“Un mismo árbol verde”
“Un mismo árbol verde”
Esos desiertos del alma
Ignacio Andrés Amarillo
Dora y Silvia están separadas. No solamente por el espacio escénico y la iluminación: eso cambiará con el transcurso de la obra. En realidad, Dora y Silvia están separadas por una tragedia familiar con raíces en otra más antigua.
Silvia, la hija, está emocionada: en la mañana acometerá la hazaña de denunciar al Estado turco por el genocidio de los armenios, el pueblo de sus ancestros. Dora, la madre, no parece sentirse muy emocionada por ello; es una mujer que habla mucho, pero para callar otras cosas.
Las ausentes
Hay dos actrices en escena, pero hay dos mujeres más flotando en el aire. Una es Anush, la hija mayor, arrancada del hogar en los años de plomo. La otra, fundamental, es la Metzma (abuela), la madre de Dora, quien enterró tres hijos en el desierto sirio, tras la deportación en tiempos de la decadencia del imperio otomano. Esa mujer llena de fuerza, que exclamó “Turkero yegan” (“Volvieron los turcos”) ante el ingreso de la patota. La Metzma es la antigua Armenia, es la tradición, es todo lo que pueden compartir Dora y Silvia cuando el trauma parece ser el único acervo posible (algo que está en la definición del genocidio).

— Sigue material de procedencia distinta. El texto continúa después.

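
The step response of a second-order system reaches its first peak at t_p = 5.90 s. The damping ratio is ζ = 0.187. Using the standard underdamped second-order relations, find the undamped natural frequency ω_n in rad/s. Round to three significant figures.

Peak time t_p = π/ω_d, so ω_d = π/t_p = π/5.90 = 0.532 rad/s.
ω_n = ω_d/√(1−ζ²) = 0.532/√0.965 = 0.542 rad/s.

ω_n ≈ 0.542 rad/s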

En esa madrugada que se eterniza en esa casa sin hombres, esas mujeres explorarán ese terreno vital que las ha separado, donde la oportunidad del cambio no afecta lo irreversible de lo transitado.
Identidad
El título tiene que ver con definiciones, pero también con la comprensión. “¿Ese árbol verde que ves es el mismo que veo yo?”, pregunta Silvia. ¿Cómo puede comprenderse la idea de “hambre” de quien sufrió la inanición y vio morir a su familia en la larga marcha por el desierto? ¿Podrá hacerlo el juez?
Claudia Piñeiro fue muy amiga de Luisa Hairabedian y, tras su muerte, se inspiró en su biografía y la de su familia para crear este instante crucial en la vida de estas madre e hija, un magistral mano a mano entre Marta Bianchi y Noemí Frenkel. La dirección de Manuel Iedvabni acompaña y abre el juego para que las intérpretes se pongan en la piel sin caricias de estos personajes.
¿Dónde está la identidad? ¿En las piedras de la perdida casa de Tomarza? ¿En el desierto, camino de Ter Zor, junto a los huesos de los hermanos/tíos-niños nunca conocidos? ¿En la dignidad de los sobrevivientes? Tal vez esté debajo de la piel, como esa arena que dos generaciones después se niega a irse con el viento.